The Great Oklahoma Swindle
Race, Religion, and Lies in America's Weirdest State
By hook or by crook, the Indigenous people living on the land now occupied by the United States lost ownership rights to their property over the course of centuries. Many were murdered; others were tricked. And, yes, a rare few sold their land and walked away with some money.
Once referred to as Indian Country, the region that became the 46th state of Oklahoma in 1907 is an anomaly in that it was predominantly settled by Native Americans who were forcibly removed from other states. (Even today, an astonishing thirty-nine Indian nations call Oklahoma home.)

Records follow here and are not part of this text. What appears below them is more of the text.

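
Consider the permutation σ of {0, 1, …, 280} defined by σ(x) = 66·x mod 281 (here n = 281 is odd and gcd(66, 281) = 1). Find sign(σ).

Trace 14: π^k(14) = [14, 81, 7, 181, 144, 231, 72] for k=0..6.
Cycle lengths of π_66 on ℤ/281ℤ: [140, 140, 1]; 3 cycles in total.
3 cycles on 281: each ℓ→(−1)^(ℓ−1), product (−1)^278 = +1.

+1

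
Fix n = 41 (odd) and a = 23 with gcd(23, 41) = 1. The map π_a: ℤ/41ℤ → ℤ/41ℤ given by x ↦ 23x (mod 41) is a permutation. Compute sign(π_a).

+1

Orbit of 25 under x↦23x: [25, 1, 23, 37, 31, 16, 40]… (length divides ord_41(23)).
The orbit structure of x ↦ 23x mod 41: 5 orbits of sizes [10, 10, 10, 10, 1].
Σ(ℓ_i−1) = 41−5 = 36; sign = (−1)^36 = +1.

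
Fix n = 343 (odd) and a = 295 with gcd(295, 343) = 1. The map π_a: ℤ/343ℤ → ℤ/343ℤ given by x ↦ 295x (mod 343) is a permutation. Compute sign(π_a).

Trace 197: π^k(197) = [197, 148, 99, 50, 1, 295, 246] for k=0..6.
π_295 has 91 disjoint cycles with lengths [7, 7, 7, 7, 7, 7, 7, 7, 7, 7, 7, 7, 7, 7, 7, 7, 7, 7, 7, 7, 7, 7, 7, 7, 7, 7, 7, 7, 7, 7, 7, 7, 7, 7, 7, 7, 7, 7, 7, 7, 7, 7, 1, 1, 1, 1, 1, 1, 1, 1, 1, 1, 1, 1, 1, 1, 1, 1, 1, 1, 1, 1, 1, 1, 1, 1, 1, 1, 1, 1, 1, 1, 1, 1, 1, 1, 1, 1, 1, 1, 1, 1, 1, 1, 1, 1, 1, 1, 1, 1, 1] on {0,…,342}.
91 cycles on 343: each ℓ→(−1)^(ℓ−1), product (−1)^252 = +1.

+1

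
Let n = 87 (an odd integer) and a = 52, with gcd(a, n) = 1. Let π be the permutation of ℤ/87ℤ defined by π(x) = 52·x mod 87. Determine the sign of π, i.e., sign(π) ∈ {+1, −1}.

+1

Orbit of 82 under x↦52x: [82, 1, 52, 7, 16, 49, 25]… (length divides ord_87(52)).
π_52 has 15 disjoint cycles with lengths [7, 7, 7, 7, 7, 7, 7, 7, 7, 7, 7, 7, 1, 1, 1] on {0,…,86}.
87 − 15 = 72 transpositions; sign(π) = (−1)^72 = +1.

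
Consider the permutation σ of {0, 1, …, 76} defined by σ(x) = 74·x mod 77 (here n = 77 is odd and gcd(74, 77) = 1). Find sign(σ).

Start at x=36: 36 → 46 → 16 → 29 → 67 → 30 → 64 → … (one orbit).
The orbit structure of x ↦ 74x mod 77: 6 orbits of sizes [30, 30, 10, 3, 3, 1].
sign(π) = (−1)^{n − #cycles} = (−1)^{77−6} = (−1)^71 = -1.
(74|77)_J = -1 (Zolotarev's lemma cross-check).

-1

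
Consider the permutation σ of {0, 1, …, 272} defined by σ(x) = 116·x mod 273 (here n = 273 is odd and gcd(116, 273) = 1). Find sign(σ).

-1

Start at x=155: 155 → 235 → 233 → 1 → 116 → 79 → 155 (one orbit).
60 cycles of lengths [6, 6, 6, 6, 6, 6, 6, 6, 6, 6, 6, 6, 6, 6, 6, 6, 6, 6, 6, 6, 6, 6, 6, 6, 6, 6, 6, 6, 6, 6, 6, 6, 6, 6, 6, 6, 6, 6, 3, 3, 2, 2, 2, 2, 2, 2, 2, 2, 2, 2, 2, 2, 2, 2, 2, 2, 2, 2, 2, 1].
With 60 cycles on 273 points, sign = (−1)^{273−60} = -1.
Zolotarev: (116|273) = -1, matching the cycle-count sign.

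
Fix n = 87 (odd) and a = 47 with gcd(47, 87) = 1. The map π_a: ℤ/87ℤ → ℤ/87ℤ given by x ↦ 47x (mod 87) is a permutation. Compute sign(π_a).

+1

Start at x=17: 17 → 16 → 56 → 22 → 77 → 52 → 8 → … (one orbit).
π_47 has 5 disjoint cycles with lengths [28, 28, 28, 2, 1] on {0,…,86}.
87 − 5 = 82 transpositions; sign(π) = (−1)^82 = +1.
(47|87)_J = +1 (Zolotarev's lemma cross-check).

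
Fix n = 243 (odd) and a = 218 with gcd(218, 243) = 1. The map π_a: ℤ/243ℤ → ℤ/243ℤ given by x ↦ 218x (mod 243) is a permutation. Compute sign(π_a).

-1

Orbit of 146 under x↦218x: [146, 238, 125, 34, 122, 109, 191]… (length divides ord_243(218)).
Cycle type of π: 162 + 54 + 18 + 6 + 2 + 1; total 6 cycles.
Σ(ℓ_i−1) = 243−6 = 237; sign = (−1)^237 = -1.
Check: (218/243) = -1 by Zolotarev.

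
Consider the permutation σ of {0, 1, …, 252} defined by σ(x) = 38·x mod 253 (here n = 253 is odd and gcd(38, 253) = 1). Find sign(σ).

Orbit of 14 under x↦38x: [14, 26, 229, 100, 5, 190, 136]… (length divides ord_253(38)).
π_38 has 6 disjoint cycles with lengths [110, 110, 22, 5, 5, 1] on {0,…,252}.
Σ(ℓ_i−1) = 253−6 = 247; sign = (−1)^247 = -1.

-1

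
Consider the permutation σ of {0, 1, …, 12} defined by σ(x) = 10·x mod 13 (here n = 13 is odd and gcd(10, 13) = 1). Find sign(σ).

Start at x=9: 9 → 12 → 3 → 4 → 1 → 10 → 9 (one orbit).
Cycle type of π: 6×2 + 1; total 3 cycles.
Σ(ℓ_i−1) = 13−3 = 10; sign = (−1)^10 = +1.

+1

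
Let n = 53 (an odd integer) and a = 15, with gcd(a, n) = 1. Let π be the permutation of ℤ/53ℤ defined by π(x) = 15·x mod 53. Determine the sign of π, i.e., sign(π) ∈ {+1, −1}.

+1

Trace 49: π^k(49) = [49, 46, 1, 15, 13, 36, 10] for k=0..6.
Cycle type of π: 13×4 + 1; total 5 cycles.
Σ(ℓ_i−1) = 53−5 = 48; sign = (−1)^48 = +1.
(15|53)_J = +1 (Zolotarev's lemma cross-check).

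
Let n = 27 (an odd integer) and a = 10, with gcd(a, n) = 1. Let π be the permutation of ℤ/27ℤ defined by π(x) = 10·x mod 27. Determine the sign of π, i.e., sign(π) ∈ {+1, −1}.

Trace 19: π^k(19) = [19, 1, 10] for k=0..2.
The orbit structure of x ↦ 10x mod 27: 15 orbits of sizes [3, 3, 3, 3, 3, 3, 1, 1, 1, 1, 1, 1, 1, 1, 1].
n − c = 27 − 15 = 12; sign = (−1)^12 = +1.
(10|27)_J = +1 (Zolotarev's lemma cross-check).

+1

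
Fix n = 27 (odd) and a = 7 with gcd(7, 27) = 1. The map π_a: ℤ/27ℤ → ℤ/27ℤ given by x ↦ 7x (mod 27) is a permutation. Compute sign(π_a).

+1

Orbit of 22 under x↦7x: [22, 19, 25, 13, 10, 16, 4]… (length divides ord_27(7)).
Decompose π into cycles: lengths [9, 9, 3, 3, 1, 1, 1] (7 cycles, including the fixed point 0).
sign(π) = (−1)^{n − #cycles} = (−1)^{27−7} = (−1)^20 = +1.
(7|27)_J = +1 (Zolotarev's lemma cross-check).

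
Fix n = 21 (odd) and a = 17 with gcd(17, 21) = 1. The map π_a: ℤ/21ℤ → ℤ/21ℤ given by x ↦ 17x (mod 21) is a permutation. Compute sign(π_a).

+1

Trace 1: π^k(1) = [1, 17, 16, 20, 4, 5] for k=0..5.
π_17 has 5 disjoint cycles with lengths [6, 6, 6, 2, 1] on {0,…,20}.
With 5 cycles on 21 points, sign = (−1)^{21−5} = +1.
Check: (17/21) = +1 by Zolotarev.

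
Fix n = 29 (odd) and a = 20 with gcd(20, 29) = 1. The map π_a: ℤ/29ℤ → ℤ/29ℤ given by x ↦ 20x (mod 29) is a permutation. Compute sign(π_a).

+1

Orbit of 23 under x↦20x: [23, 25, 7, 24, 16, 1, 20]… (length divides ord_29(20)).
Cycle lengths of π_20 on ℤ/29ℤ: [7, 7, 7, 7, 1]; 5 cycles in total.
n − c = 29 − 5 = 24; sign = (−1)^24 = +1.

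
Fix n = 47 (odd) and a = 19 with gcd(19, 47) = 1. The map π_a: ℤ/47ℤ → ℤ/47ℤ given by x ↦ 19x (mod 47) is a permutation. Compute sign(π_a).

-1

Trace 28: π^k(28) = [28, 15, 3, 10, 2, 38, 17] for k=0..6.
π_19 has 2 disjoint cycles with lengths [46, 1] on {0,…,46}.
n − c = 47 − 2 = 45; sign = (−1)^45 = -1.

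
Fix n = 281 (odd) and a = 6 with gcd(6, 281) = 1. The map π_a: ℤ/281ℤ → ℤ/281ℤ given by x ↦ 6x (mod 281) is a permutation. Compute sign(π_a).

-1

Orbit of 113 under x↦6x: [113, 116, 134, 242, 47, 1, 6]… (length divides ord_281(6)).
The orbit structure of x ↦ 6x mod 281: 6 orbits of sizes [56, 56, 56, 56, 56, 1].
n − c = 281 − 6 = 275; sign = (−1)^275 = -1.
The Jacobi symbol (6|281) = -1 (Zolotarev) agrees.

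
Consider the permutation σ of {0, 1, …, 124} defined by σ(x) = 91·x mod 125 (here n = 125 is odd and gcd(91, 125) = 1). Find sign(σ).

+1

Orbit of 76 under x↦91x: [76, 41, 106, 21, 36, 26, 116]… (length divides ord_125(91)).
Cycle type of π: 25×4 + 5×4 + 1×5; total 13 cycles.
With 13 cycles on 125 points, sign = (−1)^{125−13} = +1.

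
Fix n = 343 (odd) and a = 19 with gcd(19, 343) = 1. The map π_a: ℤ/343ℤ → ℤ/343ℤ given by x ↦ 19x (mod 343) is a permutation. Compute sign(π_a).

-1

Trace 342: π^k(342) = [342, 324, 325, 1, 19, 18] for k=0..5.
Decompose π into cycles: lengths [6, 6, 6, 6, 6, 6, 6, 6, 6, 6, 6, 6, 6, 6, 6, 6, 6, 6, 6, 6, 6, 6, 6, 6, 6, 6, 6, 6, 6, 6, 6, 6, 6, 6, 6, 6, 6, 6, 6, 6, 6, 6, 6, 6, 6, 6, 6, 6, 6, 6, 6, 6, 6, 6, 6, 6, 6, 1] (58 cycles, including the fixed point 0).
Σ(ℓ_i−1) = 343−58 = 285; sign = (−1)^285 = -1.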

But when oil was discovered at the end of the nineteenth century, a more enlightened country would no longer tolerate the broken treaties, violence, and thievery of the past. Instead, what happened in Oklahoma, according to Russell Cobb, “was nothing short of a legalized swindle that played out in boardrooms and courtrooms,” all orchestrated by Christian white men who viewed it as “not only their right but their divine duty to extract and sell as much oil as possible.” In The Great Oklahoma Swindle: Race, Religion and Lies in America’s Weirdest State, Cobb details this sort of seedy moralizing afoot in his state, right up to and including Tulsa’s own Scott Pruitt, the Trump-appointed head of the EPA.

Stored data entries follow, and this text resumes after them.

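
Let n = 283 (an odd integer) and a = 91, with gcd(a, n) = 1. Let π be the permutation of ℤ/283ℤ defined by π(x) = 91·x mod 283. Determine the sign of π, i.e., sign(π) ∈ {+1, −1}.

+1

Orbit of 218 under x↦91x: [218, 28, 1, 91, 74, 225, 99]… (length divides ord_283(91)).
π_91 has 3 disjoint cycles with lengths [141, 141, 1] on {0,…,282}.
With 3 cycles on 283 points, sign = (−1)^{283−3} = +1.
Zolotarev: (91|283) = +1, matching the cycle-count sign.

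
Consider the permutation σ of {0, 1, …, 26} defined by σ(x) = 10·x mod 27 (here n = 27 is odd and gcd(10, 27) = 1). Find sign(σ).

Orbit of 1 under x↦10x: [1, 10, 19]… (length divides ord_27(10)).
15 cycles of lengths [3, 3, 3, 3, 3, 3, 1, 1, 1, 1, 1, 1, 1, 1, 1].
Σ(ℓ_i−1) = 27−15 = 12; sign = (−1)^12 = +1.
(10|27)_J = +1 (Zolotarev's lemma cross-check).

+1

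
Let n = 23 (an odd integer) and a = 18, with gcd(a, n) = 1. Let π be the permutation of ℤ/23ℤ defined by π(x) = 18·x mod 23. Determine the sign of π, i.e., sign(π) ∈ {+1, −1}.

Trace 1: π^k(1) = [1, 18, 2, 13, 4, 3, 8] for k=0..6.
The orbit structure of x ↦ 18x mod 23: 3 orbits of sizes [11, 11, 1].
Σ(ℓ_i−1) = 23−3 = 20; sign = (−1)^20 = +1.
Zolotarev: (18|23) = +1, matching the cycle-count sign.

+1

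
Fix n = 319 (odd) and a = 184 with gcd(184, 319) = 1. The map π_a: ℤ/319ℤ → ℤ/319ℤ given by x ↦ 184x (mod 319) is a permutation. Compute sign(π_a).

+1

Start at x=245: 245 → 101 → 82 → 95 → 254 → 162 → 141 → … (one orbit).
The orbit structure of x ↦ 184x mod 319: 5 orbits of sizes [140, 140, 28, 10, 1].
319 − 5 = 314 transpositions; sign(π) = (−1)^314 = +1.
The Jacobi symbol (184|319) = +1 (Zolotarev) agrees.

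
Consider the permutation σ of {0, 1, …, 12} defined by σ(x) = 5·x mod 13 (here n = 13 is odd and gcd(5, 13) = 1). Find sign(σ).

Trace 8: π^k(8) = [8, 1, 5, 12] for k=0..3.
Cycle lengths of π_5 on ℤ/13ℤ: [4, 4, 4, 1]; 4 cycles in total.
13 − 4 = 9 transpositions; sign(π) = (−1)^9 = -1.

-1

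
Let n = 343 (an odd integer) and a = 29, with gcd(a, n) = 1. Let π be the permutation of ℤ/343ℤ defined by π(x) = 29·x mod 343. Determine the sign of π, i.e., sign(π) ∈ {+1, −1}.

+1

Trace 99: π^k(99) = [99, 127, 253, 134, 113, 190, 22] for k=0..6.
Cycle type of π: 49×6 + 7×6 + 1×7; total 19 cycles.
Σ(ℓ_i−1) = 343−19 = 324; sign = (−1)^324 = +1.
Check: (29/343) = +1 by Zolotarev.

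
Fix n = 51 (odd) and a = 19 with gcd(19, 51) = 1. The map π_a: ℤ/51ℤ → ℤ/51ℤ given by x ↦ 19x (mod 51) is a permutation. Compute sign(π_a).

Start at x=25: 25 → 16 → 49 → 13 → 43 → 1 → 19 → … (one orbit).
9 cycles of lengths [8, 8, 8, 8, 8, 8, 1, 1, 1].
9 cycles on 51: each ℓ→(−1)^(ℓ−1), product (−1)^42 = +1.
Zolotarev: (19|51) = +1, matching the cycle-count sign.

+1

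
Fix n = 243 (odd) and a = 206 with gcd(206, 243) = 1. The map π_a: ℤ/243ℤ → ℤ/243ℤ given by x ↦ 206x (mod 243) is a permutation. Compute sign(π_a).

Trace 62: π^k(62) = [62, 136, 71, 46, 242, 37, 89] for k=0..6.
The orbit structure of x ↦ 206x mod 243: 14 orbits of sizes [54, 54, 54, 18, 18, 18, 6, 6, 6, 2, 2, 2, 2, 1].
With 14 cycles on 243 points, sign = (−1)^{243−14} = -1.

-1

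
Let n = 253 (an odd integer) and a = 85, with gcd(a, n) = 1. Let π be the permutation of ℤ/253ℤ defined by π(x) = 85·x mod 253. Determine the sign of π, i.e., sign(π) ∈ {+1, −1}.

Orbit of 31 under x↦85x: [31, 105, 70, 131, 3, 2, 170]… (length divides ord_253(85)).
The orbit structure of x ↦ 85x mod 253: 6 orbits of sizes [110, 110, 11, 11, 10, 1].
Σ(ℓ_i−1) = 253−6 = 247; sign = (−1)^247 = -1.

-1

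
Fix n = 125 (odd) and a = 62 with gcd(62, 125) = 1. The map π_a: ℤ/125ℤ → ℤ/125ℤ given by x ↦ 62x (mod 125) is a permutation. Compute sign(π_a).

Start at x=62: 62 → 94 → 78 → 86 → 82 → 84 → 83 → … (one orbit).
π_62 has 4 disjoint cycles with lengths [100, 20, 4, 1] on {0,…,124}.
n − c = 125 − 4 = 121; sign = (−1)^121 = -1.

-1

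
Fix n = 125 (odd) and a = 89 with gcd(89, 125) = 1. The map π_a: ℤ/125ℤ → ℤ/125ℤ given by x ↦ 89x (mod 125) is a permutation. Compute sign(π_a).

Orbit of 19 under x↦89x: [19, 66, 124, 36, 79, 31, 9]… (length divides ord_125(89)).
The orbit structure of x ↦ 89x mod 125: 7 orbits of sizes [50, 50, 10, 10, 2, 2, 1].
125 − 7 = 118 transpositions; sign(π) = (−1)^118 = +1.

+1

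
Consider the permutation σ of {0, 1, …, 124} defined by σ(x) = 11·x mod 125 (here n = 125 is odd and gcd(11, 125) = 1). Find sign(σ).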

So, yes, Oklahoma is the ill-gotten oil capital of the world, but that’s only part of its mixed, mostly troubled legacy. Cobb wryly documents extensive additional examples of how this singular place in the heart of America got “very, very messed up.” The Tulsa Race Massacre of 1921, which might be the country’s deadliest incident of racial violence since the Civil War, is another such telltale, and one that receives far less historical attention than might be expected for such an atrocity.
Much more than low points and pathos, The Great Oklahoma Swindle shows that Oklahoma’s story is all-American in a compressed timeline. That Cobb stands toe to toe with his state and never blinks makes this project a compelling read.